Sunday, October 31, 2004

My Mother’s Yard

My Mother’s Yard

My mother was a very creative person, in the sense of creating Things. She created food dishes like her mother and her mother before her did, by taking a few basics, and adding or subtracting ingredients until she had the dish tasting just like she want it to. She was intuitively savvy enough about sewing and pattern making that she could see a dress in a store window, and come home and modify an old Butterick pattern in newspaper and whip up a dress to fit herself or me or my sister for a fraction of the price of the store-bought dress. But her supreme creation was her yard. The lady had a vermillion thumb.

In 1949 when we moved to the new house on 13th Street, the 60x 110 ft. lot was absolutely bare ground, except for the small house and the large oak tree on one front corner. The sand which comprised the original earth had been covered over by the builder with a load of marl and a load of topsoil, spread very thin. Immediately my mother got a load of chicken manure from her father’s chicken farm and spread it on the front and back yard and raked it in. I don’t remember how she got it home to Fort Pierce from Orlando, or how long the yard smelled to high heaven. But soon the little sprigs of Centipede grass that she planted began to spread, and from there it was no stopping her.

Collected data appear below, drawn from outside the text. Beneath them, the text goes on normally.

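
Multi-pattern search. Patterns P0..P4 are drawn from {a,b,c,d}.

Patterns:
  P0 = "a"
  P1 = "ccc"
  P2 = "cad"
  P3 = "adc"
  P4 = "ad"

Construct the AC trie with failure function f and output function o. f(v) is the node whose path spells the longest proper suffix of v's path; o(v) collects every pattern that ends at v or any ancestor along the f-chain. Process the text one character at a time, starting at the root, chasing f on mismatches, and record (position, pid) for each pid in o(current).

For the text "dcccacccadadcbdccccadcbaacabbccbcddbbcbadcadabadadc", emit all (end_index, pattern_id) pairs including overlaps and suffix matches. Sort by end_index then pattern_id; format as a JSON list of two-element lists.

Build:
Trie nodes:
  n0 'ε': a→1 c→2
  n1 'a': d→7  [P0 ends]
  n2 'c': a→5 c→3
  n3 'cc': c→4
  n4 'ccc': ·  [P1 ends]
  n5 'ca': d→6
  n6 'cad': ·  [P2 ends]
  n7 'ad': c→8  [P4 ends]
  n8 'adc': ·  [P3 ends]

BFS fail/out derivation:
  n1('a'): parent n0 fail=0; on 'a' 0 → fail=0;  out {0}∪∅={0}
  n2('c'): parent n0 fail=0; on 'c' 0 → fail=0;  out ∅∪∅=∅
  n3('cc'): parent n2 fail=0; on 'c' 0 → fail=2;  out ∅∪∅=∅
  n5('ca'): parent n2 fail=0; on 'a' 0 → fail=1;  out ∅∪{0}={0}
  n7('ad'): parent n1 fail=0; on 'd' 0 → fail=0;  out {4}∪∅={4}
  n4('ccc'): parent n3 fail=2; on 'c' 2 → fail=3;  out {1}∪∅={1}
  n6('cad'): parent n5 fail=1; on 'd' 1 → fail=7;  out {2}∪{4}={2,4}
  n8('adc'): parent n7 fail=0; on 'c' 0 → fail=2;  out {3}∪∅={3}

Text stream:
pos 0 'd': at 0
pos 1 'c': at 2
pos 2 'c': at 3
pos 3 'c': at 4  emit P1@[1:3]
pos 4 'a': at 5 (fail-walked)  emit P0@[4:4]
pos 5 'c': at 2 (fail-walked)
pos 6 'c': at 3
pos 7 'c': at 4  emit P1@[5:7]
pos 8 'a': at 5 (fail-walked)  emit P0@[8:8]
pos 9 'd': at 6  emit P2@[7:9],P4@[8:9]
pos 10 'a': at 1 (fail-walked)  emit P0@[10:10]
pos 11 'd': at 7  emit P4@[10:11]
pos 12 'c': at 8  emit P3@[10:12]
pos 13 'b': at 0 (fail-walked)
pos 14 'd': at 0
pos 15 'c': at 2
pos 16 'c': at 3
pos 17 'c': at 4  emit P1@[15:17]
pos 18 'c': at 4 (fail-walked)  emit P1@[16:18]
pos 19 'a': at 5 (fail-walked)  emit P0@[19:19]
pos 20 'd': at 6  emit P2@[18:20],P4@[19:20]
pos 21 'c': at 8 (fail-walked)  emit P3@[19:21]
pos 22 'b': at 0 (fail-walked)
pos 23 'a': at 1  emit P0@[23:23]
pos 24 'a': at 1 (fail-walked)  emit P0@[24:24]
pos 25 'c': at 2 (fail-walked)
pos 26 'a': at 5  emit P0@[26:26]
pos 27 'b': at 0 (fail-walked)
pos 28 'b': at 0
pos 29 'c': at 2
pos 30 'c': at 3
pos 31 'b': at 0 (fail-walked)
pos 32 'c': at 2
pos 33 'd': at 0 (fail-walked)
pos 34 'd': at 0
pos 35 'b': at 0
pos 36 'b': at 0
pos 37 'c': at 2
pos 38 'b': at 0 (fail-walked)
pos 39 'a': at 1  emit P0@[39:39]
pos 40 'd': at 7  emit P4@[39:40]
pos 41 'c': at 8  emit P3@[39:41]
pos 42 'a': at 5 (fail-walked)  emit P0@[42:42]
pos 43 'd': at 6  emit P2@[41:43],P4@[42:43]
pos 44 'a': at 1 (fail-walked)  emit P0@[44:44]
pos 45 'b': at 0 (fail-walked)
pos 46 'a': at 1  emit P0@[46:46]
pos 47 'd': at 7  emit P4@[46:47]
pos 48 'a': at 1 (fail-walked)  emit P0@[48:48]
pos 49 'd': at 7  emit P4@[48:49]
pos 50 'c': at 8  emit P3@[48:50]

Matches: [[3,1],[4,0],[7,1],[8,0],[9,2],[9,4],[10,0],[11,4],[12,3],[17,1],[18,1],[19,0],[20,2],[20,4],[21,3],[23,0],[24,0],[26,0],[39,0],[40,4],[41,3],[42,0],[43,2],[43,4],[44,0],[46,0],[47,4],[48,0],[49,4],[50,3]]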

In the thirty years she lived there, she covered every square inch with something—near the house she had hibiscus, all colors, double and single, and crotons, variegated and plain. Under the oak tree were hundreds of bromeliads and her prize azeleas, nursed along in the too-hot climate by her daily watering and the thick mulches of oak leaves. In the back yard she had had the good fortune of being at the right spot at the right time when the guy running for County Commissioner had come by with a pick-up truck filled with young citrus fruit trees, which he was selling for a dollar apiece. She bought four, two orange and two grapefruit trees, which either she or my father planted. Once in a while Daddy would bring home fish heads that she would bury around the fruit trees, like the Indians showed to the Puritans. Over the years she added a lime tree and an avocado tree.

In one corner of the back yard there was a date palm, and in the other corner a cabbage palm. Along the side edge of the lot she had hedges of Crepe Myrtle, pyracanthus, ornamental hot peppers, and oleander. One year the whole south side of the house was filled with poinsettias.

Having grown up on farms and having had to work in the fields, she wasn’t partial to growing vegetables or even cut flowers. Her Dad always had a truck garden that gave us lots of fresh vegetables and her Mother always grew flowers to cut for the house or to decorate her church. But Mama grew shrubbery and perennials, and fruit trees.

And all with just a couple of watering hoses, a sprinkler, a rake, a shovel, a trowel, a wheelbarrow, a lawn mower and a pair of gloves. She never bought fertilizer. She mulched with oak leaves and semi-composted clippings. She figured out what the minimum charge for water was per month, and how many gallons that represented, and read the water meter frequently so that she could use up every gallon of water on her yard that she was going to have to pay for anyway. She got up early in the morning in the summer so she could be out watering before it got too hot. She always had cuttings rooting in water in mayonnaise jars next to the back steps. And she did all this in housedresses. She never wore shorts or even slacks, and I’m sure she never even owned a pair of jeans.

When they moved to the next house, she had already developed rheumatoid arthritis and she never was able to work in that yard in the way she had in her first house. But my sister and I both still keep crotons going in pots from the plants Mama took with her from the 13th street house to the one near US 1. It seems as much of a legacy as a piece of jewelry, and much more symbolic of Mama.